The Serpentine Sackler Gallery consists of two distinct parts, namely the conversion of a classical 19th century brick structure – The Magazine – and a 21st century tensile structure. The Serpentine Sackler Gallery is thus – after MAXXI in Rome – the second art space where Zaha Hadid and Patrik Schumacher have created a synthesis of old and new. The Magazine was designed as a Gunpowder Store in 1805. It comprises two raw-brick barrel-vaulted spaces (where the gunpowder was stored) and a lower square-shaped surrounding structure with a frontal colonnade. The building continued to be in military use until 1963. Since then The Royal Parks used the building for storage. The Magazine thus remained underutilised until now.
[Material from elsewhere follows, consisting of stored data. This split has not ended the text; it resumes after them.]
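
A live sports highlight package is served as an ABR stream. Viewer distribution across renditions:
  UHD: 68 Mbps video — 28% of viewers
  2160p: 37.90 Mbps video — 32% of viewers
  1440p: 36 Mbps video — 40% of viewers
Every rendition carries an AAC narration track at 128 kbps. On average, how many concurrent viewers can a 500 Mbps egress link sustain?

10

Audio: 128 kbps = 0.128 Mbps.
Average per-viewer bitrate: 0.28×68.128 + 0.32×38.028 + 0.40×36.128 = 45.696 Mbps.
500 Mbps = 500.0 Mbps; 500.0 / 45.696 = 10.94 → 10.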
Over time, much amendment and alteration has occurred inside the historic building and its surroundings.
Instrumental to the transformation into a public art gallery was the decision to reinstate the historic arrangement of The Magazine building as a free standing pavilion within an enclosure, whereby the former courtyards would be covered and become internal exhibition spaces. In order to reveal the original central spaces, all non-historic partition walls within the former gunpowder stores were removed. The flat gauged arches over the entrances were reinstated whilst the historic timber gantry crane was maintained. Necessary services and lighting were discreetly integrated as to not interfere with the ‘as found’ quality of the spaces. These vaults are now part of the sequence of gallery spaces.
The surrounding structure has been clarified and rationalised to become a continuous, open sequence of exhibition spaces looping around the two central powder rooms, thus following the simplicity and clarity of Leo von Klenze’s Glyptothek as an early model for a purpose-built gallery. What was a courtyard before, became an interior top-lit gallery space. Longitudinal roof lights deliver natural daylight into the whole gallery sequence surrounding the central vaults and with a fixed louver system they create perfectly lit exhibition spaces. Retractable blinds allow for a complete black-out of the galleries. The continuous sky-light makes the vertical protrusion of the central core of the building (containing the two vaults) legible on the inside. These reconstructions and conversions were designed in collaboration with heritage specialist Liam O’Connor and in consultation with English Heritage and Westminster City Council. In addition to the exhibition spaces the restored and converted Magazine also houses the gallery shop and offices for the Serpentine’s curatorial team.
The extension contains a generous, open social space that we expect to enliven the Serpentine Sackler Gallery as a new cultural and culinary destination. The extension has been designed to complement the calm and solid classical building with a light, transparent, dynamic and distinctly contemporary space of the 21st century. The synthesis of old and new is thus a synthesis of contrasts. The new extension feels ephemeral, like a temporary structure, although it is a fully functional permanent building. It is our first permanent tensile structure and realisation of our current research into curvelinear structural surfaces. The tailored, glass-fibre woven textile membrane is an integral part of the building’s loadbearing structure. It stretches between and connects a perimeter ring beam and a set of five interior columns that articulate the roof’s highpoints. Instead of using perimeter columns, the edge beam - a twisted ladder truss supported on three points - dips down to the supporting ground in front, in the back, and on the free west side. On the east side this edge beam (and thus the roof of the extension) swings above the parapet of The Magazine.
A linear strip of glazing gives the appearance that the roof is hovering above The Magazine without touching. The Magazine’s western exterior brick wall thus becomes an interior wall within the new extension without losing its original function and beauty. This detail is coherent with the overall character of the extension as a ‘light touch’ intervention. The envelope is completed by a curved, frameless glass wall that cantilevers from the ground to reach the edge beam and fabric roof. The interior of the new extension is a bright, open space with light pouring in from all sides and through the five steel columns that open up as light scoops. The anticlastic curvature of the roof animates the space with its sculptural, organic fluidity. The only fixed elements within the space are the kitchen island and a long smooth bar counter that flows along The Magazine’s brick wall. The tables, banquets and chairs are designed as a continuous Voronoi pattern, reminiscent of organic cell structures. Our aim is to create an intense aesthetic experience, an atmosphere that seems to oscillate between being an extension of the delightful beauty of the surrounding nature and of being an alluring invitation into the enigma of contemporary art.